# High Security



## Ninety-Nine SE-L (May 5, 2002)

Hehe, I feel like I drive some damn CIA car. I had my friend Kenny hook up my Viper 800ESP on my new SE-L. The car came with a stock alarm that honks and flashes the Highs when it is set off. Somehow, Kenny was able to hook up the Viper and still allow the factory alarm to work, so I now have *2* Alarms on my car 

I have 2 remote controls on one key, I can set both alarms if I wish to and if one alarm is triggered, the other one will go off (even the viper's shock sensor sets off the factory alarm).

Along with the pain of disabling *TWO* alarms, my batt's in the trunk, making it even harder to disable.

high beams flashing, blinkers flashing, dual hella horns, 6 tone siren, and a pain generator siren (inside), I don't think I'll have any burglarly trouble 

Thought I'd share.


----------



## NiN_00 (Apr 30, 2002)

some dude few houses down said he was gonna install a alarm speaker in his car also...i thought it was a good idea...im gonna invest in that to


----------



## sr20dem0n (Mar 19, 2003)

haha nice

How do you like that Viper? I only have the factory and I really need an aftermarket alarm...you know, one that actually does something


----------



## Ninety-Nine SE-L (May 5, 2002)

the 800ESP is great, lots of possible add ons, I got a tilt sensor on the trunk (soon to get a digital one in the center console to prevent my car from going up on blocks). Shock sensor, LOUD siren. The interior speaker is called a pain generator. It's like this High pitched whistle that would drive you nuts if you entered the cabin. bout to get a 2nd window module as well (read below)

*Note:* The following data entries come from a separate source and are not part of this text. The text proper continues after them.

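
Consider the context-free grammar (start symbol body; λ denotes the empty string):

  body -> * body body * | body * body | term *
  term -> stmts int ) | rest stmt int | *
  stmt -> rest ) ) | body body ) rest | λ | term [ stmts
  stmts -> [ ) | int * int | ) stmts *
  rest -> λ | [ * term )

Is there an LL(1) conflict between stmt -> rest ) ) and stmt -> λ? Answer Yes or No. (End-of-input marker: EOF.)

No

FIRST(rest ) )) = { ), [ } and FIRST(λ) = { λ }.
The second is nullable but FOLLOW(stmt) = { int } is disjoint from FIRST of the first.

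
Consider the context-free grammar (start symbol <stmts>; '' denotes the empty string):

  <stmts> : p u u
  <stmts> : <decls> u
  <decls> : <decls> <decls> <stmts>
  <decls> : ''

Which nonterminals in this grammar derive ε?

{ <decls> }

Directly nullable (have an ''-production): <decls>.
No other nonterminal has a production whose RHS symbols are all nullable.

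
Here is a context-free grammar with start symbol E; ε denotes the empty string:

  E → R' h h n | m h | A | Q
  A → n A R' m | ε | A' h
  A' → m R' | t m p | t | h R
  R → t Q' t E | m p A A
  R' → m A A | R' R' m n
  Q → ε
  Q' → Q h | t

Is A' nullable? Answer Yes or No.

Nullable nonterminals: A, E, Q.
No production of A' has an RHS whose symbols are all nullable, so A' is not nullable.

No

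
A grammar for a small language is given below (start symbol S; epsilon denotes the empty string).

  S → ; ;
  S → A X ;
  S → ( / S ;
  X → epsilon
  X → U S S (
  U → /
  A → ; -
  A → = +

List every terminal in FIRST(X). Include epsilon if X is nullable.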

Channel 1 is to unlock the doors and disarm the system
Channel 2 pops the trunk
channel 4 turns on or off my radio and amp.
channel 3 rolls down my front windows with the 530T window module add on. I'm gonna get a 2nd 530T for the rear windows and put it on the same channel. When I push the '3' button, all 4 windows will go down and when the system is armed, all 4 windows will automatically go up.


----------



## OmegaManEX (Oct 4, 2002)

Ninety-Nine SE-L said:


> Channel 1 is to unlock the doors and disarm the system
> Channel 2 pops the trunk
> channel 4 turns on or off my radio and amp.
> channel 3 rolls down my front windows with the 530T window module add on. I'm gonna get a 2nd 530T for the rear windows and put it on the same channel. When I push the '3' button, all 4 windows will go down and when the system is armed, all 4 windows will automatically go up.


very cool ! 

now if you could only make it work VW-style with the key being able to do it through the doorlock


----------



## SentraStyleEMW (Aug 15, 2002)

I think I figured out how to disarm your factory alarm when you disarm the Viper...I'll just have to find the "disarm" wire for your factory alarm when you come over to put in the other window mod and tilt sensor. I'm still trying to figure out a way to arm your factory alarm w/ the viper remote though...I'll give it some thought.


----------